Thursday, December 01, 2011

Found a new (to me) Proust book.  It looks interesting, although I am always a bit suspicious of academic writing with its long (sometimes tedious) sentences and big words, but let's not make an apriori (ha! ha!) judgement, because the book does seem readable.  Reading Proust at Oxford

The book is actually about reading in Proust.  Reading Reading Proust at Oxford? How circuitous!
 


I am still reading about Marcel and the sleeping Albertine.  Marcel isn't reading; he is watching.  Is Albertine  like a princess who will awaken from a kiss?  Albertine is a very human girl with faults and tics.  I can perfectly understand why she lies all the time.  She probably never envisioned the (somewhat) creepy household and practically being a captive in it.  Granted, a captive in good clothes.  She has very little life.  Or does she?  The narrator is obsessed with her, suspecting her of lesbianism, but then he suspects everyone.  One gets the idea that everyone in Paris is at least bi-sexual.  Maybe they were.  What do I know? 

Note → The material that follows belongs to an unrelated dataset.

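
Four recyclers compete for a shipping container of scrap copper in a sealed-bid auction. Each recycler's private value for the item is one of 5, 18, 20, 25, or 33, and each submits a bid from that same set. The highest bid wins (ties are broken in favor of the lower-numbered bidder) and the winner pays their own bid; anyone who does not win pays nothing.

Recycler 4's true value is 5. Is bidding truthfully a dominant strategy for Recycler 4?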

Suspicions and imagination run rampant in the narrator's mind.  That's what happens to a writer.  He can't stop imagining.  What if?  

Thursday, November 24, 2011

Albertine Sleeping

I just read the section of  Proust where he goes on for pages about watching Albertine sleep.  Very lyrical and touching, really.   Albertine is still mysterious to me, and also to the narrator.  But one can see her in Balbec with her jaunty cap and nose in the air on her bike.   Those girls who he found so fetching, and now one is asleep in his bed.  This is a wonderful passage. 

Reading a bit of Proust off and on before bedtime.  Albertine comes and goes.  He refuses to accompany her but he is suspicious of her errands.   He consults the Duchess for clothing ideas for his mistress.  What a crazy life.                        

Happy Thanksgiving to my readers who celebrate Thanksgiving, and if you don't, well, pause a minute and consider your blessings:  relatives, friends, hearth, work, hobbies, nature, sports, whatever gives you succor and pleasure.